A Case of Prader-Willi Syndrome with an Unusually Large 15q Deletion Due to an Unbalanced Translocation to Chromosome 2 45,XX,-15, der(2) t(2;15)(q37:q13).
- Author:
Jong Kwon KIM
1
;
Hyun PAEK
;
Eun Jung YOO
;
Kwon JUNG
;
Kyu Keun SUN
;
Eun Young KIM
;
Kyoung Sim KIM
;
Yong Wook KIM
;
Yoon Sik KIM
Author Information
1. Department of Pediatrics, Kwangju Chistian Hospital, Gwangju, Korea. kskim000@naver.com
- Publication Type:Case Report
- Keywords:
Prader-Willi syndrome;
Large deletion;
Translocation
- MeSH:
Arm;
Chromosomes, Human, Pair 15;
Chromosomes, Human, Pair 2*;
DNA;
Fathers;
Humans;
Hypogonadism;
Infant, Newborn;
Intellectual Disability;
Muscle Hypotonia;
Obesity;
Polymerase Chain Reaction;
Prader-Willi Syndrome*
- From:Journal of the Korean Society of Neonatology
2007;14(2):247-252
- CountryRepublic of Korea
- Language:Korean
-
Abstract:
Prader-Willi syndrome is a disease of chromosome 15, which is characterized by severe hypotonia and feeding difficulty in neonates, followed by development of obesity, mental retardation, and hypogonadism.
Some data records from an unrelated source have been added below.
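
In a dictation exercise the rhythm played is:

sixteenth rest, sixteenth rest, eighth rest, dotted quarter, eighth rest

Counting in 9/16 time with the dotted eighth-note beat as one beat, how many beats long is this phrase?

4

One dotted eighth-note beat = 3 sixteenth notes.
Express everything in sixteenth notes: sixteenth rest = 1; sixteenth rest = 1; eighth rest = 2; dotted quarter = 6; eighth rest = 2.
Sum: 1 + 1 + 2 + 6 + 2 = 12.
12 ÷ 3 = 4 beats.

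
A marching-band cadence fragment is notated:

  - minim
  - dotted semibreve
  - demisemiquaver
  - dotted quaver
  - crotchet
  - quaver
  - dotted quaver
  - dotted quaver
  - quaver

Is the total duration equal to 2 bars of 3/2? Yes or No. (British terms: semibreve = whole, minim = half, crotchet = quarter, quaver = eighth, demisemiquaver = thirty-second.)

One bar of 3/2 = 48 thirty-second notes, so 2 bars = 96.
Convert each value to thirty-second notes: minim = 16; dotted semibreve = 48; demisemiquaver = 1; dotted quaver = 6; crotchet = 8; quaver = 4; dotted quaver = 6; dotted quaver = 6; quaver = 4.
Adding: 16 + 48 + 1 + 6 + 8 + 4 + 6 + 6 + 4 = 99.
99 exceeds 96, so the answer is No.

No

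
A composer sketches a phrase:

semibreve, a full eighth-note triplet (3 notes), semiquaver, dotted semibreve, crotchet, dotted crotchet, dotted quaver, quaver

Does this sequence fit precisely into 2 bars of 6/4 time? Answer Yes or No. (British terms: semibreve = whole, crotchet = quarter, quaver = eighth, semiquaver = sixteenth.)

One bar of 6/4 = 24 sixteenth notes, so 2 bars = 48.
Working in sixteenth notes: semibreve = 16; a full eighth-note triplet (3 notes) (three triplet eighths span one quarter) = 4; semiquaver = 1; dotted semibreve = 24; crotchet = 4; dotted crotchet = 6; dotted quaver = 3; quaver = 2.
Altogether 16 + 4 + 1 + 24 + 4 + 6 + 3 + 2 = 60.
60 exceeds 48, so the answer is No.

No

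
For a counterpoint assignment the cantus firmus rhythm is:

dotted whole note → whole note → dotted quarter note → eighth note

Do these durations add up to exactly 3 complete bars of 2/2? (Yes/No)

One bar of 2/2 = 8 eighth notes, so 3 bars = 24.
In eighth notes: dotted whole note = 12; whole note = 8; dotted quarter note = 3; eighth note = 1.
Altogether 12 + 8 + 3 + 1 = 24.
24 equals 24, so the answer is Yes.

Yes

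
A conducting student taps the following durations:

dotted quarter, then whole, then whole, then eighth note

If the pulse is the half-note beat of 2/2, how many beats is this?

5

One half-note beat = 4 eighth notes.
Express everything in eighth notes: dotted quarter = 3; whole = 8; whole = 8; eighth note = 1.
Sum: 3 + 8 + 8 + 1 = 20.
20 ÷ 4 = 5 beats.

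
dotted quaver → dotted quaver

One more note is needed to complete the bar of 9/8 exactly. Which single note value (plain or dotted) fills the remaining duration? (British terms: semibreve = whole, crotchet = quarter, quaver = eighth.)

The bar of 9/8 = 18 sixteenth notes.
In sixteenth notes: dotted quaver = 3; dotted quaver = 3.
Adding: 3 + 3 = 6.
Remaining: 18 − 6 = 12 sixteenth notes, which is a dotted half note.

dotted half note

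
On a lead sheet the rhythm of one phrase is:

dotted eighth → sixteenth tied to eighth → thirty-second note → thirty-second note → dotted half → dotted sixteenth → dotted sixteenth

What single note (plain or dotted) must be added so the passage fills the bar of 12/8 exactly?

eighth note

The bar of 12/8 = 48 thirty-second notes.
Express everything in thirty-second notes: dotted eighth = 6; sixteenth tied to eighth (sixteenth + eighth) = 6; thirty-second note = 1; thirty-second note = 1; dotted half = 24; dotted sixteenth = 3; dotted sixteenth = 3.
Altogether 6 + 6 + 1 + 1 + 24 + 3 + 3 = 44.
Remaining: 48 − 44 = 4 thirty-second notes, which is a eighth note.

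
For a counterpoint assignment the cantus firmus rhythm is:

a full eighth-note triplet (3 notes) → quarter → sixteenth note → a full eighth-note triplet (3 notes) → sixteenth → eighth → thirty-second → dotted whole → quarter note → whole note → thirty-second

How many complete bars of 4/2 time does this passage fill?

1

One bar of 4/2 = 64 thirty-second notes.
Working in thirty-second notes: a full eighth-note triplet (3 notes) (three triplet eighths span one quarter) = 8; quarter = 8; sixteenth note = 2; a full eighth-note triplet (3 notes) (three triplet eighths span one quarter) = 8; sixteenth = 2; eighth = 4; thirty-second = 1; dotted whole = 48; quarter note = 8; whole note = 32; thirty-second = 1.
Altogether 8 + 8 + 2 + 8 + 2 + 4 + 1 + 48 + 8 + 32 + 1 = 122.
122 ÷ 64 = 1 complete bar with 58 left over.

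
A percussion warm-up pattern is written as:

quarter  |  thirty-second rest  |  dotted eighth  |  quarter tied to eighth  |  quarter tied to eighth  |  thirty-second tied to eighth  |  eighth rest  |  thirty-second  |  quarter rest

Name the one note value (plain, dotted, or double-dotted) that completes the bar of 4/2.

The bar of 4/2 = 64 thirty-second notes.
In thirty-second notes: quarter = 8; thirty-second rest = 1; dotted eighth = 6; quarter tied to eighth (quarter + eighth) = 12; quarter tied to eighth (quarter + eighth) = 12; thirty-second tied to eighth (thirty-second + eighth) = 5; eighth rest = 4; thirty-second = 1; quarter rest = 8.
Altogether 8 + 1 + 6 + 12 + 12 + 5 + 4 + 1 + 8 = 57.
Remaining: 64 − 57 = 7 thirty-second notes, which is a double-dotted eighth note.

double-dotted eighth note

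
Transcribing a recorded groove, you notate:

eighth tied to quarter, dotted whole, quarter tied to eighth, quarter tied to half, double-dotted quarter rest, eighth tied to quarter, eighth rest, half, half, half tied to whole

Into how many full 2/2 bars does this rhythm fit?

6

One bar of 2/2 = 16 sixteenth notes.
Each duration in sixteenth notes: eighth tied to quarter (eighth + quarter) = 6; dotted whole = 24; quarter tied to eighth (quarter + eighth) = 6; quarter tied to half (quarter + half) = 12; double-dotted quarter rest = 7; eighth tied to quarter (eighth + quarter) = 6; eighth rest = 2; half = 8; half = 8; half tied to whole (half + whole) = 24.
Adding: 6 + 24 + 6 + 12 + 7 + 6 + 2 + 8 + 8 + 24 = 103.
103 ÷ 16 = 6 complete bars with 7 left over.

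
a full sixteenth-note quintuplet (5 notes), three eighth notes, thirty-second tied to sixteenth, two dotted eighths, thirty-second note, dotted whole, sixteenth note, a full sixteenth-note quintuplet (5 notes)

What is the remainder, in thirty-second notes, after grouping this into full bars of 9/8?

One bar of 9/8 = 36 thirty-second notes.
Convert each value to thirty-second notes: a full sixteenth-note quintuplet (5 notes) (five quintuplet sixteenths span one quarter) = 8; eighth note = 4; eighth note = 4; eighth note = 4; thirty-second tied to sixteenth (thirty-second + sixteenth) = 3; dotted eighth = 6; dotted eighth = 6; thirty-second note = 1; dotted whole = 48; sixteenth note = 2; a full sixteenth-note quintuplet (5 notes) (five quintuplet sixteenths span one quarter) = 8.
Altogether 8 + 4 + 4 + 4 + 3 + 6 + 6 + 1 + 48 + 2 + 8 = 94.
94 ÷ 36 = 2 complete bars with 22 thirty-second notes remaining.

22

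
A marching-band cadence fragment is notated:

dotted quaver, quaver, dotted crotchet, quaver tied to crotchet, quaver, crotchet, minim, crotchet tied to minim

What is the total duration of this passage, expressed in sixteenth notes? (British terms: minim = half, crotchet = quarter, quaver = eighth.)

Convert each value to sixteenth notes: dotted quaver = 3; quaver = 2; dotted crotchet = 6; quaver tied to crotchet (quaver + crotchet) = 6; quaver = 2; crotchet = 4; minim = 8; crotchet tied to minim (crotchet + minim) = 12.
Total: 3 + 2 + 6 + 6 + 2 + 4 + 8 + 12 = 43 sixteenth notes.

43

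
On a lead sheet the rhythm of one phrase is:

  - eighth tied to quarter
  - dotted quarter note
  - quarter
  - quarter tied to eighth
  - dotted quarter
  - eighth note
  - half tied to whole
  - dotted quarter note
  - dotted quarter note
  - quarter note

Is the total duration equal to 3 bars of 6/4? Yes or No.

No

One bar of 6/4 = 12 eighth notes, so 3 bars = 36.
Working in eighth notes: eighth tied to quarter (eighth + quarter) = 3; dotted quarter note = 3; quarter = 2; quarter tied to eighth (quarter + eighth) = 3; dotted quarter = 3; eighth note = 1; half tied to whole (half + whole) = 12; dotted quarter note = 3; dotted quarter note = 3; quarter note = 2.
Sum: 3 + 3 + 2 + 3 + 3 + 1 + 12 + 3 + 3 + 2 = 35.
35 falls short of 36, so the answer is No.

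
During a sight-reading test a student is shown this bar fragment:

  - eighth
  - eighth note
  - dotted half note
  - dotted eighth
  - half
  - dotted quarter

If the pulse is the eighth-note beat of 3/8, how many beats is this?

16.5

One eighth-note beat = 2 sixteenth notes.
Each duration in sixteenth notes: eighth = 2; eighth note = 2; dotted half note = 12; dotted eighth = 3; half = 8; dotted quarter = 6.
Altogether 2 + 2 + 12 + 3 + 8 + 6 = 33.
33 ÷ 2 = 16.5 beats.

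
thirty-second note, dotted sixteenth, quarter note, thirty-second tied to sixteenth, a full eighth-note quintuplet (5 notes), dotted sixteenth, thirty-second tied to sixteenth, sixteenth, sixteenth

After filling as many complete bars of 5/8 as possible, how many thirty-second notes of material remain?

1

One bar of 5/8 = 20 thirty-second notes.
In thirty-second notes: thirty-second note = 1; dotted sixteenth = 3; quarter note = 8; thirty-second tied to sixteenth (thirty-second + sixteenth) = 3; a full eighth-note quintuplet (5 notes) (five quintuplet eighths span one half) = 16; dotted sixteenth = 3; thirty-second tied to sixteenth (thirty-second + sixteenth) = 3; sixteenth = 2; sixteenth = 2.
Adding: 1 + 3 + 8 + 3 + 16 + 3 + 3 + 2 + 2 = 41.
41 ÷ 20 = 2 complete bars with 1 thirty-second note remaining.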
Approximately 70% of the patients have a paternal deletion on chromosome 15q11-13, which is mainly a microdeletion, and a large deletion due to an unbalanced structural translocation of the proximal long arm of chromosome 15 to several other chromosomes is rarely found. We encountered a neonatal case with Prader-Willi syndrome who had sustained hypotonia and feeding difficulty. On high-resolution chromosome analysis, deletion of the short arm and the proximal part of the long arm of chromosome 15, with unbalanced translocation of the remaining part of chromosome 15(q13-qter) to the terminal part q37 of chromosome 2, was shown to be <45,XX, -15, der(2) t(2;15) (q37:q13)>. Through FISH (Fluorescence in situ hybridization) and methylation-specific DNA PCR, we confirmed the deleted q11-13 was derived from the father.